Felix Mendelssohn
Born February 3, 1809, in Hamburg, Germany
Died November 4, 1847, in Leipzig, Germany
Instrumentation
2 flutes, 2 oboes, 2 clarinets, 2 bassoons, 4 horns, 2 trumpets, timpani, strings
Performance time
40 minutes
Premiered
March 3, 1842
Last Performed by the TSO
February 1, 2018

Many works of 19th-century French and German composers were inspired by wild Scotland. Even the English thought of the far north of their United Kingdom as a foreign land, a mysterious and romantic place of crags and caves, rocky mountains and empty valleys, all shrouded in rain and mist, a home only for rough men in strange costume talking the unintelligible language of the ancient Celts. Many artists, writers, and musicians traveled there as cultural tourists looking for inspiration and a new experience much as Harvard and Yale grads of the time sought to experience the American wild west.
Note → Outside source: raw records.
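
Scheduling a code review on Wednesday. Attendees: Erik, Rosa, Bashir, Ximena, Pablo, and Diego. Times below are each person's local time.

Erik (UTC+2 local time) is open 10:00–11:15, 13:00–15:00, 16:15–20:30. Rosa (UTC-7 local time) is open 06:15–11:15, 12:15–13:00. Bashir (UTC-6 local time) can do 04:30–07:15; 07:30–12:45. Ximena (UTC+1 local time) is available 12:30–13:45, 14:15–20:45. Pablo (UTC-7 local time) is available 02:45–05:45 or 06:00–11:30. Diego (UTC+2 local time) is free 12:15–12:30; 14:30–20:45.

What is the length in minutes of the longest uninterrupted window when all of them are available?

240

Erik in UTC: 08:00-09:15, 11:00-13:00, 14:15-18:30 (subtract 2h to convert from UTC+2).
Rosa in UTC: 13:15-18:15, 19:15-20:00 (add 7h to convert from UTC-7).
Bashir in UTC: 10:30-13:15, 13:30-18:45 (add 6h to convert from UTC-6).
Ximena in UTC: 11:30-12:45, 13:15-19:45 (subtract 1h to convert from UTC+1).
Pablo in UTC: 09:45-12:45, 13:00-18:30 (add 7h to convert from UTC-7).
Diego in UTC: 10:15-10:30, 12:30-18:45 (subtract 2h to convert from UTC+2).
Erik ∩ Rosa: 14:15-18:15.
Erik ∩ Rosa ∩ Bashir: 14:15-18:15.
Erik ∩ Rosa ∩ Bashir ∩ Ximena: 14:15-18:15.
Erik ∩ Rosa ∩ Bashir ∩ Ximena ∩ Pablo: 14:15-18:15.
Erik ∩ Rosa ∩ Bashir ∩ Ximena ∩ Pablo ∩ Diego: 14:15-18:15.
Those are the intersection windows.
The longest is 14:15-18:15 at 240 minutes.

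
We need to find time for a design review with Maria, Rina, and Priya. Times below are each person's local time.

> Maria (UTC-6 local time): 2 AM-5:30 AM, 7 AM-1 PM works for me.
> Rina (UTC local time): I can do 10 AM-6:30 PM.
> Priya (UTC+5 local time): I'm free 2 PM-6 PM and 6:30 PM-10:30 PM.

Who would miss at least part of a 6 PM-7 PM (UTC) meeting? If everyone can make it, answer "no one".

Maria in UTC: 08:00-11:30, 13:00-19:00 (add 6h to convert from UTC-6).
Rina in UTC: 10:00-18:30.
Priya in UTC: 09:00-13:00, 13:30-17:30 (subtract 5h to convert from UTC+5).
Maria: free for 18:00-19:00. Rina: not fully free for 18:00-19:00. Priya: not fully free for 18:00-19:00.

Priya, Rina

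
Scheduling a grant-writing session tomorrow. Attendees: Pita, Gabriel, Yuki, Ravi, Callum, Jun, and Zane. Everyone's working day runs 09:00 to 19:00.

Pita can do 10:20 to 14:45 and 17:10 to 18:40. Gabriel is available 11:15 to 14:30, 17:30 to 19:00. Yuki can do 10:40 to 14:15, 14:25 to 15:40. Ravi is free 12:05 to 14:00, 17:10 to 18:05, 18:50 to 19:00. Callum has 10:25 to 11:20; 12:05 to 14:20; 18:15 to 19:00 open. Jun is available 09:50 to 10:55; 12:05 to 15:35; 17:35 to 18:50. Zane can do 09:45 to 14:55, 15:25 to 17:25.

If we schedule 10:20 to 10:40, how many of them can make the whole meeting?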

Felix Mendelssohn’s trips to Scotland inspired several works, including The Hebrides overture and his Symphony No. 3, the Scottish symphony. In an earlier symphony (even though it is numbered No. 4) Mendelssohn portrayed his impressions of another wild and primitive country at the other extreme of Europe: Italy; sunny, warm, and erotic, but at least the birth place of the Roman Empire.

What is particularly Scottish about this symphony? If it came through the radio in your car or was randomly selected on your Spotify playlist, would you say to yourself, “This must be something about Scotland?” Probably not. In correspondence back to Germany during his Scottish travels, Mendelssohn mentions Scotland’s violent political history: think Macbeth and Mary Queen of Scots. He rhapsodizes about the “the mists and melancholy” and the frequent execrable weather (in July), bad even for someone born in the German north. He attended a bagpipe festival where red-bearded players with bare knees dressed up in tartans and plaids marched passed a ruined castle. In the music of this symphony, however, we don’t hear bagpipers marching or violent political assassinations or even the famous rhythmic feature of Scottish folk music, the “Scotch snap.” There is, though, much that is brooding and dark and something sounding like a festival of some sort on a rare sunny day. So rather than an auditory depiction of what Mendelssohn saw in Scotland, he paints in sound the mood and the spirit that he found there, the music conveying more how he felt than what he saw.